Cette haine contre l’Iran est en fait liée à la très longue prise d’otages de 52 Américains à Téhéran en 1979. Elle ne repose sur rien de rationnel : il faut se venger, point final. On n’est pas protestant et adepte de l’Ancien Testament pour rien. Et qualifier l’Iran de plus grand soutien du monde au terrorisme, à l’heure de Daech, relève de la désinformation pure et simple. Rappelons au passage que les Gardiens de la Révolution ont été en Syrie les ennemis implacables de Daech, d’al-Nosra et autres milices islamistes bien aidées, elles, par les services secrets américains, français, allemands et anglais réunis.
Arrivé au pouvoir, Trump a fait, sur cette question, ce qu’il avait dit : il a dénoncé l’accord nucléaire. Il avait dit aussi qu’il retirerait l’armée américaine du Proche-Orient mais cette promesse est pour l’instant reléguée aux oubliettes de l’histoire… Depuis, c’est la doctrine de la « pression maximum » qui s’applique : étouffer le pays, le ruiner pour pousser sa population à la révolte et ainsi provoquer la chute du régime.
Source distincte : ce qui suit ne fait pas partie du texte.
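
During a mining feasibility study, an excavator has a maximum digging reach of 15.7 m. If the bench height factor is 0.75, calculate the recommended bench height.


Bench height = reach * factor
= 15.7 * 0.75
= 11.775 m

11.775 m


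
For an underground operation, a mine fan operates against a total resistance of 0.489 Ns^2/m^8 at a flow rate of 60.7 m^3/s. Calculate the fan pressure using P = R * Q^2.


Compute Q^2:
Q^2 = 60.7^2 = 3684.49
Compute pressure:
P = R * Q^2 = 0.489 * 3684.49
= 1801.7156 Pa

1801.7156 Pa


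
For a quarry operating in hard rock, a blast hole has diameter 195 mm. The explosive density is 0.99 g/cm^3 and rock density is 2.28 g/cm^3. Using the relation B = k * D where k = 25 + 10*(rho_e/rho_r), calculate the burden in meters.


5.7217 m

First, compute k:
rho_e / rho_r = 0.99 / 2.28 = 0.4342105263
k = 25 + 10 * 0.4342105263 = 29.34210526
Then, compute burden:
B = k * D / 1000 = 29.34210526 * 195 / 1000
= 5721.710526 / 1000
= 5.7217 m


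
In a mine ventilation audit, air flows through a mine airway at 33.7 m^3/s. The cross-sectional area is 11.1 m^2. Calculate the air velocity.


Velocity = flow rate / cross-sectional area
= 33.7 / 11.1
= 3.036 m/s

3.036 m/s


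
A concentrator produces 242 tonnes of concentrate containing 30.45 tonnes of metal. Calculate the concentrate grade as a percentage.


12.5826%

Grade = (metal in concentrate / concentrate mass) * 100
= (30.45 / 242) * 100
= 0.1258264463 * 100
= 12.5826%


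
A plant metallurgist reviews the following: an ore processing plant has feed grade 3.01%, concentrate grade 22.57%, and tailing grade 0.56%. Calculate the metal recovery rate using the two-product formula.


83.4663%

Using the two-product formula:
R = 100 * c * (f - t) / (f * (c - t))
Numerator = 100 * 22.57 * (3.01 - 0.56)
= 100 * 22.57 * 2.45
= 5529.65
Denominator = 3.01 * (22.57 - 0.56)
= 3.01 * 22.01
= 66.2501
R = 5529.65 / 66.2501
= 83.4663%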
Cet objectif est tout de même d’un cynisme confondant. La population voit en effet son niveau de vie s’effondrer et ce pays, aux immenses capacités, subit des sanctions draconiennes qui détruisent son économie et sa jeunesse. Cette dernière, dans l’ensemble, ne soutient pas le régime mais quelle est son alternative ? La révolte est impitoyablement réprimée et la soumission implique la pauvreté ce qui, dans un pays potentiellement si riche, est tout de même consternant.
Ce type de comportement américain est au fond assez classique mais le problème majeur, c’est que personne ne peut infléchir cette politique. La Russie et la Chine, considérés comme des adversaires, ne sont guère écoutés et l’Europe est, comme d’habitude, aux abonnés absents. Elle avait pourtant une carte intéressante à jouer mais le confort de la lâcheté a été le plus fort. Total et les grandes entreprises ont quitté l’Iran, poussant son régime au raidissement et sa population au désespoir. Nous savions bien que l’Europe ne servait pas à grand-chose mais nous le rappeler à chaque évènement géopolitique important relève d’une obstination qui laisse rêveur.
La guerre américaine contre l’Iran n’est donc pas près de cesser mais, pour l’instant, on ne voit pas très bien à quoi elle sert.
Illustration : À Khomeiniville, des Iraniennes fabriquent les drapeaux américains qui seront brûlés dans les manifestations. La seule activité économique que Trump a fait naître. (le nom de la ville et la description de l’activité sont authentiques).